As shown in [Figure 11], glutamate-induced ROS overproduction was significantly inhibited by treatment with PD98059, SB203580, and SP600125 (p < 0.05) (Figure 11 A-C). We also found that glutamate-mediated HT22 cell survival was significantly restored by treatment with these inhibitors (p < 0.05) (Figure 11 D–F). Interestingly, IOE at a dose of 0.1 mg/mL had potent inhibitory activity (up to 10 μM of each MAPK signaling inhibitor). Taken together, these data strongly suggest that IOE can protect against glutamate excitotoxicity in HT22 cells by attenuating glutamate-mediated dysregulation of the MAPK/Nrf2/HO-1 pathway (Figure 12).

SEQUENCE LISTING <110> INCHEON NATIONAL UNIVERSITY RESEARCH ＆ BUSINESS FOUNDATION <120> Composition for preventing, improving or treating neurodegenerative disorders trimethyltin mediated comprising Ishige okamurae extract and uses it <130> 1069167 <160> 6 <170> PatentIn version 3.2 <210> 1 <211> 18 <212> DNA <213> Artificial <220> <223> HO-1 primer_F <400> 1 acatcgacag ccccacca 18 <210> 2 <211> 18 <212> DNA <213> Artificial <220> <223> HO-1 primer_R <400> 2 tgagcaggaa ggcggtct 18 <210> 3 <211> 18 <212> DNA <213> Artificial <220> <223> Nrf-2 primer_F <400> 3 actcccaggt tgcccaca 18 <210> 4 <211> 18 <212> DNA <213> Artificial <220> <223> Nrf-2 primer_R <400> 4 tccagggcaa gcgactca 18 <210> 5 <211> 18 <212> DNA <213> Artificial <220> <223> GAPDH primer_F <400> 5 acgggaagct cactggca 18 <210> 6 <211> 18 <212> DNA <213> Artificial <220> <223> GAPDH primer_R <400> 6 tccaggcggc atgtcaga 18

Claims (8)

A pharmaceutical composition for preventing or treating trimethyltin-mediated neurodegeneration comprising a 70% ethanol extract of Ishige okamurae ,
The trimethyltin-mediated neurodegeneration is selected from the group consisting of hyperactivity, aggression, cognitive impairment, Parkinson's disease, amyotrophic lateral sclerosis, Huntington's disease, and Alzheimer's disease. A pharmaceutical composition characterized by one or more of the following.

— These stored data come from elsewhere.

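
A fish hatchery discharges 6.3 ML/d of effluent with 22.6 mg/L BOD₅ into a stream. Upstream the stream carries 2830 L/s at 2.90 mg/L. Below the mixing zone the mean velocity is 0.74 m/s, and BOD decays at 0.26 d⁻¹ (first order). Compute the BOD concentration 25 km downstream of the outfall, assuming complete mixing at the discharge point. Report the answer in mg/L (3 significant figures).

3.07 mg/L

6.3 ML/d = 0.07292 m³/s.
2830 L/s = 2.83 m³/s.
After complete mixing, C₀ = (0.07292·22.6 + 2.83·2.9) / 2.903 = 3.395 mg/L.
Travel time t = 2.5e+04 m / 0.74 m/s = 3.378e+04 s = 0.391 d.
C = 3.395·exp(−0.26·0.391) = 3.395·0.9033 = 3.067 mg/L.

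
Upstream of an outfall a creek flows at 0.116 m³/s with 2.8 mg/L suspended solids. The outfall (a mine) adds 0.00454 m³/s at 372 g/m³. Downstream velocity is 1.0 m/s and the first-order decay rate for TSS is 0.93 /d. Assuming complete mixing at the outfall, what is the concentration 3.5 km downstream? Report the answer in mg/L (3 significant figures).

After complete mixing, C₀ = (0.00454·372 + 0.116·2.8) / 0.1205 = 16.71 mg/L.
Travel time t = 3500 m / 1.0 m/s = 3500 s = 0.04051 d.
C = 16.71·exp(−0.93·0.04051) = 16.71·0.963 = 16.09 mg/L.

16.1 mg/L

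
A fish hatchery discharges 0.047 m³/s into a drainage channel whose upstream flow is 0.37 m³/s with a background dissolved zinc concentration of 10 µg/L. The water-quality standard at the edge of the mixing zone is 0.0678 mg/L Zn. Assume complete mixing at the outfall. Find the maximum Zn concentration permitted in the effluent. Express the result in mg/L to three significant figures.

10 µg/L = 0.01 mg/L.
Mass balance: 0.0678·0.417 = 0.047·Cₑ + 0.37·0.01.
Cₑ = (0.02827 − 0.0037) / 0.047 = 0.5228 mg/L.

0.523 mg/L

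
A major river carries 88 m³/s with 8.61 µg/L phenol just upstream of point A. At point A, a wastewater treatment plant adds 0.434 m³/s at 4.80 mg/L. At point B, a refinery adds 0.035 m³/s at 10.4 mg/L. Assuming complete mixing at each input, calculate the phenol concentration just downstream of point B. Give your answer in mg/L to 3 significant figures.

0.0362 mg/L

8.61 µg/L = 0.00861 mg/L.
After input A: C = (88·0.00861 + 0.434·4.8) / 88.43 = 0.03212 mg/L.
After input B: C = (88.43·0.03212 + 0.035·10.4) / 88.47 = 0.03623 mg/L.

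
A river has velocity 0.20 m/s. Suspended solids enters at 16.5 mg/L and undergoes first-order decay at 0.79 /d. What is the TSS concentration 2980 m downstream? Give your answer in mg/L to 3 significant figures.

Travel time t = 2980 m / 0.20 m/s = 2980/0.20 = 1.49e+04 s = 0.1725 d.
First-order decay: C = 16.5·exp(−0.79·0.1725) = 16.5·0.8726 = 14.4 mg/L.

14.4 mg/L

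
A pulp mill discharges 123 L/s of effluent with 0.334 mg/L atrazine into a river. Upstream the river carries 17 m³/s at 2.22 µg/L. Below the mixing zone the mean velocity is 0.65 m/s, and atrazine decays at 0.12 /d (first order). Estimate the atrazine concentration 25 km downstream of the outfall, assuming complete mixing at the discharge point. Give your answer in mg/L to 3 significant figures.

123 L/s = 0.123 m³/s.
2.22 µg/L = 0.00222 mg/L.
After complete mixing, C₀ = (0.123·0.334 + 17·0.00222) / 17.12 = 0.004603 mg/L.
Travel time t = 2.5e+04 m / 0.65 m/s = 3.846e+04 s = 0.4452 d.
C = 0.004603·exp(−0.12·0.4452) = 0.004603·0.948 = 0.004364 mg/L.

0.00436 mg/L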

delete delete A health functional food composition for preventing or improving trimethyltin-mediated neurodegeneration containing 70% ethanol extract of Ishige okamurae ,
The trimethyltin-mediated neurodegeneration is selected from the group consisting of hyperactivity, aggression, cognitive impairment, Parkinson's disease, amyotrophic lateral sclerosis, Huntington's disease, and Alzheimer's disease. A health functional food composition characterized by one or more of the following.

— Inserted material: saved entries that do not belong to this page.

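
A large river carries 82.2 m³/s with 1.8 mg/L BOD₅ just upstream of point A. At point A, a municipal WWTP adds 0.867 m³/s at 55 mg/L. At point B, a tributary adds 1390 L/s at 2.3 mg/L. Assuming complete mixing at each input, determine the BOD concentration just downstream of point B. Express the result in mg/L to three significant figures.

2.35 mg/L

After input A: C = (82.2·1.8 + 0.867·55) / 83.07 = 2.355 mg/L.
1390 L/s = 1.39 m³/s.
After input B: C = (83.07·2.355 + 1.39·2.3) / 84.46 = 2.354 mg/L.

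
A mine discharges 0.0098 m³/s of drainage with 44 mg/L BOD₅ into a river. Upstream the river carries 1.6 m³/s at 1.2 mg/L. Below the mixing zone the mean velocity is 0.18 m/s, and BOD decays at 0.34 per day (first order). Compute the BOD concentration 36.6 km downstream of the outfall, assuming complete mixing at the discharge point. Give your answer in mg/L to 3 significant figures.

0.656 mg/L

After complete mixing, C₀ = (0.0098·44 + 1.6·1.2) / 1.61 = 1.461 mg/L.
Travel time t = 3.66e+04 m / 0.18 m/s = 2.033e+05 s = 2.353 d.
C = 1.461·exp(−0.34·2.353) = 1.461·0.4493 = 0.6562 mg/L.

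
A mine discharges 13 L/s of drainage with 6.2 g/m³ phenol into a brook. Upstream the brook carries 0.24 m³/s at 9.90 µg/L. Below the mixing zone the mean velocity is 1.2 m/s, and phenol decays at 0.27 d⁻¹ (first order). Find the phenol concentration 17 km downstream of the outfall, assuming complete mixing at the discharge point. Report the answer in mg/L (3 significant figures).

13 L/s = 0.013 m³/s.
9.90 µg/L = 0.0099 mg/L.
After complete mixing, C₀ = (0.013·6.2 + 0.24·0.0099) / 0.253 = 0.328 mg/L.
Travel time t = 1.7e+04 m / 1.2 m/s = 1.417e+04 s = 0.164 d.
C = 0.328·exp(−0.27·0.164) = 0.328·0.9567 = 0.3138 mg/L.

0.314 mg/L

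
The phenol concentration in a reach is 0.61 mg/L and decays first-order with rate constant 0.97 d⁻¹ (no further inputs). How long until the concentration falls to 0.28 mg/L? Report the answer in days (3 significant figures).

t = ln(C₀/C)/k = ln(0.61/0.28)/0.97 = 0.7787/0.97 = 0.8028 d.

0.803 d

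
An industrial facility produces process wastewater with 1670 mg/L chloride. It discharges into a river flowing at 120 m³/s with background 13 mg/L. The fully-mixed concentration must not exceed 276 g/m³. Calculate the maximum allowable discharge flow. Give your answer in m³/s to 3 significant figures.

Mass balance at complete mixing: C_std·(Q_w + Q_r) = Q_w·C_e + Q_r·C_b.
Rearranging, Q_w = Q_r·(C_std − C_b)/(C_e − C_std) = 120·(276 − 13) / (1670 − 276) = 22.64 m³/s.

22.6 m³/s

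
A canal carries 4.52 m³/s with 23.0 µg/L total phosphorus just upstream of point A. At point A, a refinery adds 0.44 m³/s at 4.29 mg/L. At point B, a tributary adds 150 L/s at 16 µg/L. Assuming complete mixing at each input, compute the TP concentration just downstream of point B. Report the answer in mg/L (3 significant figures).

0.390 mg/L

23.0 µg/L = 0.023 mg/L.
After input A: C = (4.52·0.023 + 0.44·4.29) / 4.96 = 0.4015 mg/L.
150 L/s = 0.15 m³/s.
16 µg/L = 0.016 mg/L.
After input B: C = (4.96·0.4015 + 0.15·0.016) / 5.11 = 0.3902 mg/L.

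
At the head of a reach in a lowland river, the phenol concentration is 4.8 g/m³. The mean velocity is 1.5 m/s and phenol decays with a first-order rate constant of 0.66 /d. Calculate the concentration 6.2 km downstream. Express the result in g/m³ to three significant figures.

4.65 g/m³

Travel time t = 6.2 km / 1.5 m/s = 6200/1.5 = 4133 s = 0.04784 d.
First-order decay: C = 4.8·exp(−0.66·0.04784) = 4.8·0.9689 = 4.651 g/m³.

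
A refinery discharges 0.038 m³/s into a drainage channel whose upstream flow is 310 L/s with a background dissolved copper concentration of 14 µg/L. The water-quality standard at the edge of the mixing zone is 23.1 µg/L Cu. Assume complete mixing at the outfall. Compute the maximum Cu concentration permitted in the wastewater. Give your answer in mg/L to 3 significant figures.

310 L/s = 0.31 m³/s.
14 µg/L = 0.014 mg/L.
23.1 µg/L = 0.0231 mg/L.
Mass balance: 0.0231·0.348 = 0.038·Cₑ + 0.31·0.014.
Cₑ = (0.008039 − 0.00434) / 0.038 = 0.09734 mg/L.

0.0973 mg/L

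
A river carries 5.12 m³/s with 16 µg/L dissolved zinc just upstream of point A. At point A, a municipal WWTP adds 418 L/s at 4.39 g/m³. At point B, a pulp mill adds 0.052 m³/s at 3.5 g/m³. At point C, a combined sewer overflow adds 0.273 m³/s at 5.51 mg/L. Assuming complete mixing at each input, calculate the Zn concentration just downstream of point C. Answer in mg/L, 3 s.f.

16 µg/L = 0.016 mg/L.
418 L/s = 0.418 m³/s.
After input A: C = (5.12·0.016 + 0.418·4.39) / 5.538 = 0.3461 mg/L.
After input B: C = (5.538·0.3461 + 0.052·3.5) / 5.59 = 0.3755 mg/L.
After input C: C = (5.59·0.3755 + 0.273·5.51) / 5.863 = 0.6146 mg/L.

0.615 mg/L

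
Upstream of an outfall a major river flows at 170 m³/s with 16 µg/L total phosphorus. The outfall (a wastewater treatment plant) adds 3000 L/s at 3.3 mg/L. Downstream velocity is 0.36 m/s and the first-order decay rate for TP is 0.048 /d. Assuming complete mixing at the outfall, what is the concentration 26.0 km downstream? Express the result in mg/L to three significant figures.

0.0701 mg/L

3000 L/s = 3 m³/s.
16 µg/L = 0.016 mg/L.
After complete mixing, C₀ = (3·3.3 + 170·0.016) / 173 = 0.07295 mg/L.
Travel time t = 2.6e+04 m / 0.36 m/s = 7.222e+04 s = 0.8359 d.
C = 0.07295·exp(−0.048·0.8359) = 0.07295·0.9607 = 0.07008 mg/L.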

A method of protecting brain cells treated with trimethyltin, comprising the step of treating Ishige okamurae 70% ethanol extract,
The trimethyltin-treated brain cells are selected from the group consisting of hyperactivity, aggression, cognitive impairment, Parkinson's disease, amyotrophic lateral sclerosis, Huntington's disease, and Alzheimer's disease. Indicates one or more trimethyltin-mediated neurodegeneration,
A method of protecting brain cells, characterized in that the brain cells are brain cells isolated from an individual.

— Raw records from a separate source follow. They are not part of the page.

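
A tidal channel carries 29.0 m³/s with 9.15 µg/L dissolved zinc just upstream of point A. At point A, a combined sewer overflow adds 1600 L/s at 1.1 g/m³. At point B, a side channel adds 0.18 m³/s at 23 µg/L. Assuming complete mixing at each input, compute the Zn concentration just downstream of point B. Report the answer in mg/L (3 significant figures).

9.15 µg/L = 0.00915 mg/L.
1600 L/s = 1.6 m³/s.
After input A: C = (29·0.00915 + 1.6·1.1) / 30.6 = 0.06619 mg/L.
23 µg/L = 0.023 mg/L.
After input B: C = (30.6·0.06619 + 0.18·0.023) / 30.78 = 0.06594 mg/L.

0.0659 mg/L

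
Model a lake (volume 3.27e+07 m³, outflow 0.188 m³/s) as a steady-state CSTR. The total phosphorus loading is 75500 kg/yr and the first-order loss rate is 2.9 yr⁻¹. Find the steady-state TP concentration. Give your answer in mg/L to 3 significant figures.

0.749 mg/L

Outflow Q = 0.188 m³/s × 3.156e+07 s/yr = 5.933e+06 m³/yr.
Steady-state CSTR mass balance: W = Q·C + k·V·C, so C = W/(Q + kV).
Q + kV = 5.933e+06 + 2.9·3.27e+07 = 1.008e+08 m³/yr.
C = 75500/1.008e+08 = 0.0007493 kg/m³ = 0.7493 mg/L.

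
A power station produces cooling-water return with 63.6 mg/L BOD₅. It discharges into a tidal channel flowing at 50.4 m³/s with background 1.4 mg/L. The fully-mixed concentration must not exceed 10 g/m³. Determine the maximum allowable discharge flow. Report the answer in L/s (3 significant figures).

Mass balance at complete mixing: C_std·(Q_w + Q_r) = Q_w·C_e + Q_r·C_b.
Rearranging, Q_w = Q_r·(C_std − C_b)/(C_e − C_std) = 50.4·(10 − 1.4) / (63.6 − 10) = 8.087 m³/s.
= 8087 L/s.

8090 L/s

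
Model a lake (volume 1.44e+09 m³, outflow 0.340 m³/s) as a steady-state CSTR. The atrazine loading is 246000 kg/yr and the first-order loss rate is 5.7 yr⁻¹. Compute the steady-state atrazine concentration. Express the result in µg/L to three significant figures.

29.9 µg/L

Outflow Q = 0.340 m³/s × 3.156e+07 s/yr = 1.073e+07 m³/yr.
Steady-state CSTR mass balance: W = Q·C + k·V·C, so C = W/(Q + kV).
Q + kV = 1.073e+07 + 5.7·1.44e+09 = 8.219e+09 m³/yr.
C = 246000/8.219e+09 = 2.993e-05 kg/m³ = 0.02993 mg/L = 29.93 µg/L.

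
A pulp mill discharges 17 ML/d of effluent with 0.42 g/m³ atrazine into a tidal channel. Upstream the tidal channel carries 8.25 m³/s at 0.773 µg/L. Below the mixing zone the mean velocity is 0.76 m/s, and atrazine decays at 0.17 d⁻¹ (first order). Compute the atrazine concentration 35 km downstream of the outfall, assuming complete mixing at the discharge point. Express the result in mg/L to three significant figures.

17 ML/d = 0.1968 m³/s.
0.773 µg/L = 0.000773 mg/L.
After complete mixing, C₀ = (0.1968·0.42 + 8.25·0.000773) / 8.447 = 0.01054 mg/L.
Travel time t = 3.5e+04 m / 0.76 m/s = 4.605e+04 s = 0.533 d.
C = 0.01054·exp(−0.17·0.533) = 0.01054·0.9134 = 0.009626 mg/L.

0.00963 mg/L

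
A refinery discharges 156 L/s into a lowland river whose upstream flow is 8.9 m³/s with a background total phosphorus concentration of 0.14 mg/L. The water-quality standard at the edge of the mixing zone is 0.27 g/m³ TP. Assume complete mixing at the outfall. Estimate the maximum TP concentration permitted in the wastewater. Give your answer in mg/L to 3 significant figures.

7.69 mg/L

156 L/s = 0.156 m³/s.
Mass balance: 0.27·9.056 = 0.156·Cₑ + 8.9·0.14.
Cₑ = (2.445 − 1.246) / 0.156 = 7.687 mg/L.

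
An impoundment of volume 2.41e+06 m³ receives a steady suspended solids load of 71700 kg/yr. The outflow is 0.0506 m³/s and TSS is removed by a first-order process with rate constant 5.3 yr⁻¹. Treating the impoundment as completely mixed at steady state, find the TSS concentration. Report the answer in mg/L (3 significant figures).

Outflow Q = 0.0506 m³/s × 3.156e+07 s/yr = 1.597e+06 m³/yr.
Steady-state CSTR mass balance: W = Q·C + k·V·C, so C = W/(Q + kV).
Q + kV = 1.597e+06 + 5.3·2.41e+06 = 1.437e+07 m³/yr.
C = 71700/1.437e+07 = 0.00499 kg/m³ = 4.99 mg/L.

4.99 mg/L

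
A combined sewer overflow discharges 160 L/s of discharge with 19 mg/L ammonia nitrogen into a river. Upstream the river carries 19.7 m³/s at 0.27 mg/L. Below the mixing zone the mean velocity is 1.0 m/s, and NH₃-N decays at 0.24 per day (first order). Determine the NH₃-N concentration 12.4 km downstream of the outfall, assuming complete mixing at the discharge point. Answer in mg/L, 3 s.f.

0.407 mg/L

160 L/s = 0.16 m³/s.
After complete mixing, C₀ = (0.16·19 + 19.7·0.27) / 19.86 = 0.4209 mg/L.
Travel time t = 1.24e+04 m / 1.0 m/s = 1.24e+04 s = 0.1435 d.
C = 0.4209·exp(−0.24·0.1435) = 0.4209·0.9661 = 0.4066 mg/L.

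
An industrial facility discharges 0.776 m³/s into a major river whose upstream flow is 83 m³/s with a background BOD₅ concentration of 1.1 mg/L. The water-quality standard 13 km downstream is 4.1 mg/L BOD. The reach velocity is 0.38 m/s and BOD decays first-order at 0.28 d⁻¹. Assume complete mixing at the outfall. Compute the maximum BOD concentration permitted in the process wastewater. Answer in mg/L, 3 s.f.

377 mg/L

Travel time to the compliance point: t = 1.3e+04/0.38 = 3.421e+04 s = 0.396 d; decay factor exp(−0.28·0.396) = 0.8951.
So the concentration just after mixing may be at most 4.1/0.8951 = 4.581 mg/L.
Mass balance: 4.581·83.78 = 0.776·Cₑ + 83·1.1.
Cₑ = (383.8 − 91.3) / 0.776 = 376.9 mg/L.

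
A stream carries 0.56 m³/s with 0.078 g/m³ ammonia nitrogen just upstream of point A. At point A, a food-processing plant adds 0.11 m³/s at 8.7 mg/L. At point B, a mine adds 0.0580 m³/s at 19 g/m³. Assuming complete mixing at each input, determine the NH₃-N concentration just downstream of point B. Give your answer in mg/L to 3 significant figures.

After input A: C = (0.56·0.078 + 0.11·8.7) / 0.67 = 1.494 mg/L.
After input B: C = (0.67·1.494 + 0.058·19) / 0.728 = 2.888 mg/L.

2.89 mg/L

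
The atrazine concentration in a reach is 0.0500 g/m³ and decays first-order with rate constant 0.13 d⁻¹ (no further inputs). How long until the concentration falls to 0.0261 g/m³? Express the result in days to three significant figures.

5.00 d

t = ln(C₀/C)/k = ln(0.0500/0.0261)/0.13 = 0.6501/0.13 = 5.001 d.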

The method of claim 5, wherein the ethanol extract is treated to induce one or more characteristics selected from the group consisting of the following eight characteristics:
i) Reduced expression of cleaved caspase-3;
ii) reduced expression of cleaved PARP;
iii) increased expression of brain-derived neurotrophic factor (BDNF);
iv) decreased ERK phosphorylation;
v) decreased p38 phosphorylation;
vi) decreased JNK phosphorylation;
vii) increased expression of heme oxygenase-1 (HO-1); and
viii) Increased expression of Nrf2 (nuclear factor erythroid 2-related factor 2).
The method of claim 5, wherein the brain cells are HT22 cells.
A composition for protecting brain cells treated with trimethyltin containing 70% ethanol extract of Ishige okamurae ,
The trimethyltin-treated brain cells are selected from the group consisting of hyperactivity, aggression, cognitive impairment, Parkinson's disease, amyotrophic lateral sclerosis, Huntington's disease, and Alzheimer's disease. A composition for protecting brain cells, characterized in that it exhibits one or more trimethyltin-mediated neurodegeneration.